Male Sprague–Dawley rats (~250 g) were randomly divided into six groups as follows: (1) rats infused with saline for 24 h (0.45% [wt/vol.] NaCl infusion); (2) rats infused with saline for 48 h; (3) rats infused with saline for 72 h: (4) rats infused with glucose for 24 h (50% [wt/vol.] dextrose infusion, at 2 ml/h); (5), rats infused with glucose for 48 h; and (6) rats infused with glucose for 72 h. The infusion technique was similar to that described by Bonner-Weir et al. . At the end of the infusion period, animals were removed from the restraint system, returned to their cages and eventually killed for morphological assessment of beta cell mass and proliferation, or for islet isolation.
Beta cell replication
Beta cell replication was evaluated using measurement of Ki67-postive beta cells in islets of rats infused with saline or glucose. Pancreatic sections were double-stained with anti-Ki67 antibody and anti-insulin antibody as described above. On these sections, beta cells showed green cytosol and Ki67-postive cells appeared with red nuclei. Ki67-postive beta cells were counted by systematically sampling all of the beta cells identified by insulin staining in each section using a light microscope under high magnification (×1,000). The proportion of Ki67-postive beta cell nuclei to total beta cell nuclei was calculated.

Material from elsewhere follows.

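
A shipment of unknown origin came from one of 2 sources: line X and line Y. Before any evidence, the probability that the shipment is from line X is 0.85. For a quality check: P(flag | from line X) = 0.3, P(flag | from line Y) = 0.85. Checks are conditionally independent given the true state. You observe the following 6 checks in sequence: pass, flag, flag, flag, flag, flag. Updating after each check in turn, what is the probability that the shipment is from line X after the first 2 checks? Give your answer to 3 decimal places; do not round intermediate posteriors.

0.903

After 'pass': P(line X) = 0.7·0.8500 / (0.7·0.8500 + 0.15·0.1500) ≈ 0.9636
After 'flag': P(line X) = 0.3·0.9636 / (0.3·0.9636 + 0.85·0.0364) ≈ 0.9032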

Measurement of beta cell mass
To measure beta cell mass, pancreatic sections (5 μm) were incubated overnight at 4°C with guinea pig anti-insulin polyclonal antibody (1:200 dilution; Abcam) and then incubated with biotinylated anti-guinea pig IgG antibody and with avidin–biotin–peroxidase complex (Vector, Burlingame, CA, USA). Point-counting morphometry of insulin immunostained pancreatic sections as applied by Montaña  was used to calculate the relative beta cell volume as a measure of beta cell mass.
Pancreas sections of db/db or control mice were double immunostained for insulin and for fragmented DNA by TUNEL assay. TUNEL staining was carried out using a DNA fragmentation detection kit (FragEL; Merck, Darmstadt, Germany) according to the manufacturer’s instructions. Cells were counted (1,000 cells per sample) and the number of TUNEL-positive cells quantified and expressed as a percentage of the total.
Data are presented as means ± SEM. Statistical significance was determined by ANOVA, with p < 0.05 considered significant.